The VA doesn't have complete numbers of how many K2 veterans are sick so the veterans have had to take it upon themselves to organize and collect data. They have been in touch with about 5,000 K2 veterans. Of those, more than 1,500 have self-reported conditions including cancers, neurological conditions, reproductive system problems, a large number of birth defects and bone conditions, among other issues, said Natalie White, a volunteer for the group. White's husband, Tech. Sgt. Clayton White, died at age 41 after a long list of ailments including osteoarthritis, grand mal seizures and kidney failure. White was deployed to K2 shortly after the 9/11 attacks.

Stewart has long advocated for the firefighters and emergency personnel who responded to the World Trade Center attacks, and in recent years, for Iraq and Afghanistan veterans who came home with cancers or other serious illnesses after exposures to toxins on the battlefield.

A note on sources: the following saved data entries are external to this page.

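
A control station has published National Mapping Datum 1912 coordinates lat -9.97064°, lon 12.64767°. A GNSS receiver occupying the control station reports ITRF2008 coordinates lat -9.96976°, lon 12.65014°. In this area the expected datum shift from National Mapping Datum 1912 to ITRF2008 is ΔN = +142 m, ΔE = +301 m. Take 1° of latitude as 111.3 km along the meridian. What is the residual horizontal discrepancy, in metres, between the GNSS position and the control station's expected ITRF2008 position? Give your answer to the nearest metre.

Observed coordinate differences: Δφ = +0.00088°, Δλ = +0.00247°.
Converting to metres (1° lat = 111300 m, cos φ = 0.984897): observed ΔN = 97.9 m, observed ΔE = 270.8 m.
Subtracting the expected shift leaves a residual of 97.9 − (142) = -44.1 m north and 270.8 − (301) = -30.2 m east.
Residual distance = √((-44.1)² + (-30.2)²) = 53.4 m.

53 m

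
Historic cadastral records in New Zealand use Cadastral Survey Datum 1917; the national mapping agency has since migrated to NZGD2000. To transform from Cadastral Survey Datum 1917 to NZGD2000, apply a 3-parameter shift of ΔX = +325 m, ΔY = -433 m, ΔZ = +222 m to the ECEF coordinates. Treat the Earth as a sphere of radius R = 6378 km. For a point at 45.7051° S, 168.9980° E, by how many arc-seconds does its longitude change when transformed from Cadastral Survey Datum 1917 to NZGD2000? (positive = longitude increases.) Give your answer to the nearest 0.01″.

sin φ = -0.715755, cos φ = 0.698352, sin λ = 0.190843, cos λ = -0.981621.
East component: ΔE = −sin λ·ΔX + cos λ·ΔY = −(0.190843)(325) + (-0.981621)(-433) = 363.02 m.
1° of latitude spans πR/180 = 111317 m; at latitude φ, 1° of longitude spans that × cos φ = 77738.5 m, so Δλ = 363.02 / 77738.5 × 3600 = 16.811″.

Δλ = 16.81″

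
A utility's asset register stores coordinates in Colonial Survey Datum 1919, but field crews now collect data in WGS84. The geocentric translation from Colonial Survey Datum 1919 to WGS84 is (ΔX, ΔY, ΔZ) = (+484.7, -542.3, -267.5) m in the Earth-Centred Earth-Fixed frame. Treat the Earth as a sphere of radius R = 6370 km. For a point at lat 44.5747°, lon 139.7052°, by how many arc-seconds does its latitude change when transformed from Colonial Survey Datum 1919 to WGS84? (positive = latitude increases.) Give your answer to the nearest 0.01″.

Δφ = 10.20″

sin φ = 0.701839, cos φ = 0.712336, sin λ = 0.646721, cos λ = -0.762727.
North component: ΔN = −sin φ cos λ·ΔX − sin φ sin λ·ΔY + cos φ·ΔZ = −(0.701839)(-0.762727)(484.7) − (0.701839)(0.646721)(-542.3) + (0.712336)(-267.5) = 315.06 m.
1° of latitude spans πR/180 = 111177 m, so Δφ = 315.06 / 111177 × 3600 = 10.202″.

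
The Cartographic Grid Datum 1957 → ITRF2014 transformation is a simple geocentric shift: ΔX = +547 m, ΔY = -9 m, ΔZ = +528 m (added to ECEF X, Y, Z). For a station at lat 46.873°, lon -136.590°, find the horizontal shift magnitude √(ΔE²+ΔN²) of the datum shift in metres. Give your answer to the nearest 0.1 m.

751.1 m

At φ = 46.873°, λ = -136.590°: sin φ = 0.729840, cos φ = 0.683618, sin λ = -0.687214, cos λ = -0.726455.
ΔE = −sin λ·ΔX + cos λ·ΔY = −(-0.687214)·(547) + (-0.726455)·(-9) = 382.44 m.
ΔN = −sin φ cos λ·ΔX − sin φ sin λ·ΔY + cos φ·ΔZ = −(0.729840)(-0.726455)(547) − (0.729840)(-0.687214)(-9) + (0.683618)(528) = 646.45 m.
Horizontal magnitude = √(ΔE² + ΔN²) = √(382.44² + 646.45²) = 751.11 m.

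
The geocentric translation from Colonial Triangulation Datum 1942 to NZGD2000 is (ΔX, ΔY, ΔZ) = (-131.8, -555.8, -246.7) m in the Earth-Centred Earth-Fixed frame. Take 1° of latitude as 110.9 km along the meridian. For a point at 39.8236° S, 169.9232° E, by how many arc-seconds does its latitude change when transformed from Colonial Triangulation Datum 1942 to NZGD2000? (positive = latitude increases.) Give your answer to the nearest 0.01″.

Δφ = -5.47″

sin φ = -0.640426, cos φ = 0.768020, sin λ = 0.174968, cos λ = -0.984574.
North component: ΔN = −sin φ cos λ·ΔX − sin φ sin λ·ΔY + cos φ·ΔZ = −(-0.640426)(-0.984574)(-131.8) − (-0.640426)(0.174968)(-555.8) + (0.768020)(-246.7) = -168.64 m.
1° of latitude spans 110900 m, so Δφ = -168.64 / 110900 × 3600 = -5.474″.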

The PACT Act was “an immense improvement” Stewart said. A small adjustment by VA Secretary Denis McDonough to address the radiation exposure at K2 could fulfill the PACT Act's intent.

He worries some of K2 veterans are running out of time.

“The worst part about it is, those years when they’re sickest, being spent in anxiety and struggle against a system that’s somehow set up to be antagonistic,” Stewart said. “I don’t know why it’s an adversarial system in any way, shape or form. But that seems to be the uphill climb that everybody has to go through to try and get either the benefits or the health care that they’ve earned.”